I would like to calculate the logical error probabilities of surface codes under depolarizing noise using Stim. In doing so, if all data qubits are initialized to |0>, it is not possible to account for the effects of Z errors, while if they are all initialized to |+>, it is not possible to account for the effects of X errors. Therefore, I am considering conducting simulations in two different ways, initializing all data qubits to |0> in one case and |+> in the other, to detect X, Z (and Y) errors. However, the problem here is that these two simulations need to be performed under the same noise conditions. It may be possible to achieve my goal by sampling noise in one case, extracting that noise, constructing a circuit in Stim that generates the same errors in the circuit, and then simulating the other case, but this method seems very inefficient. Is there a better way?
1 Answer
What you're specifically asking for, running two different circuits with the "same" noise, isn't supported by stim.

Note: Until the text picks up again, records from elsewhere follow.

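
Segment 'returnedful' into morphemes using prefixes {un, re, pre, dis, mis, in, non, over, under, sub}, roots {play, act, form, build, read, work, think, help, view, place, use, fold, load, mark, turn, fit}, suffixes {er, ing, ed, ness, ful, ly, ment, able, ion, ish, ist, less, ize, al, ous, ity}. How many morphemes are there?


Segmenting 'returnedful' against the inventory:
  're' -> prefix (morpheme 1)
  'turn' -> root (morpheme 2)
  'ed' -> suffix (morpheme 3)
  'ful' -> suffix (morpheme 4)
Total morphemes: 4

4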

Functionality that's close is passing seed=
into stim.CompiledDetectorSampler.sample
, or passing return_errors=True
then later recorded_errors_to_replay=
into stim.CompiledDemSampler.sample
. But neither of these is designed to work across circuits.
Do not try to use those methods across circuits and expect it to be the "same" noise, even if the circuits use the same noise channels in the same order and even if it looks like it's working. It will be incredibly brittle. There are dozens of reasons it wouldn't work, or would suddenly and silently stop working. You will mess it up somewhere. And then you'll have to retract a paper. (Okay, maybe not that extreme, but I'm serious don't do it.)

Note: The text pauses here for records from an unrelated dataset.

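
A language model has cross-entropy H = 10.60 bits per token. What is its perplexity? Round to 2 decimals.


Perplexity formula: PP = 2^H
H = 10.60
PP = 2^10.60
Decompose: 2^10.60 = 2^10 * 2^0.60
2^10 = 1024, 2^0.60 ~ 1.5157166
PP ~ 1024 * 1.5157166 = 1552.0937984
Rounded to 2 decimals: 1552.09

1552.09


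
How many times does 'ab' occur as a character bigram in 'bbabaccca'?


Scanning 'bbabaccca' for bigram 'ab':
  Position 0: 'bb' -> no
  Position 1: 'ba' -> no
  Position 2: 'ab' -> MATCH
  Position 3: 'ba' -> no
  Position 4: 'ac' -> no
  Position 5: 'cc' -> no
  Position 6: 'cc' -> no
  Position 7: 'ca' -> no
Total matches: 1

1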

It may be possible to achieve my goal by sampling noise in one case, extracting that noise, constructing a circuit in Stim that generates the same errors in the circuit, and then simulating the other case, but this method seems very inefficient. Is there a better way?
There are a variety of things you can do.

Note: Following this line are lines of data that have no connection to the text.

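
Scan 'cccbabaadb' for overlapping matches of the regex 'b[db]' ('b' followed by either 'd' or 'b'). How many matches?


Pattern: b[db] means 'b' followed by either 'd' or 'b'.
Scanning 'cccbabaadb' position-by-position:
  Pos 0: window 'cc' -> no
  Pos 1: window 'cc' -> no
  Pos 2: window 'cb' -> no
  Pos 3: window 'ba' -> no
  Pos 4: window 'ab' -> no
  Pos 5: window 'ba' -> no
  Pos 6: window 'aa' -> no
  Pos 7: window 'ad' -> no
  Pos 8: window 'db' -> no
  Pos 9: window 'b' -> no
Total matches: 0

0


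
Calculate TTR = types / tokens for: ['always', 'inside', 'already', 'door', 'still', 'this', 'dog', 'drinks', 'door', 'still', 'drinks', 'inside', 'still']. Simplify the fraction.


Tokens: 13
Unique types: ('already', 'always', 'dog', 'door', 'drinks', 'inside', 'still', 'this') = 8
TTR = 8/13
Already in lowest terms.

8/13


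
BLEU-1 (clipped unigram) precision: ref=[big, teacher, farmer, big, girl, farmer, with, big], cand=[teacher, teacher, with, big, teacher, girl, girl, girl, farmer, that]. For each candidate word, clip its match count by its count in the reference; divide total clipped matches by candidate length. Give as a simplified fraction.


Reference word counts: {'big': 3, 'farmer': 2, 'girl': 1, 'teacher': 1, 'with': 1}
Checking each candidate word (with clipping):
  'teacher' -> in reference (ref count 1, used 1/1) -> match (matches: 1)
  'teacher' -> ref count 1 already used up (1/1) -> clipped, no match (matches: 1)
  'with' -> in reference (ref count 1, used 1/1) -> match (matches: 2)
  'big' -> in reference (ref count 3, used 1/3) -> match (matches: 3)
  'teacher' -> ref count 1 already used up (1/1) -> clipped, no match (matches: 3)
  'girl' -> in reference (ref count 1, used 1/1) -> match (matches: 4)
  'girl' -> ref count 1 already used up (1/1) -> clipped, no match (matches: 4)
  'girl' -> ref count 1 already used up (1/1) -> clipped, no match (matches: 4)
  'farmer' -> in reference (ref count 2, used 1/2) -> match (matches: 5)
  'that' -> not in reference -> no match (matches: 5)
Clipped matches: 5, Candidate length: 10
Precision = 5/10 = 1/2

1/2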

Just don't force the noise to be the same. Use process tomography to convert the measured X and Z fidelities (and maybe also Y fidelity) into an overall fidelity. This option is appealing because you are holding yourself to the same limitations that hardware experiments are under, so your analysis code won't stop working as soon as it has to deal with the real world.
Check if there's a single qubit state that approximates simultaneous sensitivity. In the CSS and XZZX surface codes, logical errors are biased away from being logical Y errors. Therefore, in the CSS and XZZX surface codes, doing a Y basis memory experiment is a pretty good approximation of being simultaneously vulnerable to all errors. See data in "Inplace Access to the Surface Code Y Basis".
Use logical entanglement. Instead of working with single qubit states, work with two qubit states. Perform a logical Bell basis preparation, preserve both qubits against noise, then perform a logical Bell basis measurement. This creates a situation where X logical errors, Z logical errors, and Y logical errors must all be simultaneously protected against during the "preserve against noise" phase.
Use a magically noiseless time boundaries and entanglement with a magically noiseless ancilla qubit. This method can't be performed in hardware experiments. Instead of doing a normal preparation, do a noiseless preparation (and later measurement) that simply perfectly measures all stabilizers and observables. This allows you to prepare arbitrary observables; in particular you can prepare $|0_L0_a\rangle + |1_L1_a\rangle$ where $L$ is the logical qubit and $a$ is an ancilla qubit. This state has stabilizers $+X_LX_a$ and $+Z_LZ_a$. If $a$ is noiseless then the only way for these stabilizers to break is noise on $L$. And since you have both $X$ and $Z$ sensitivity on $L$, you're vulnerable to all logical errors. So you're checking everything simultaneously. Well, except for the logical preparation and logical measurement since those are being done magically.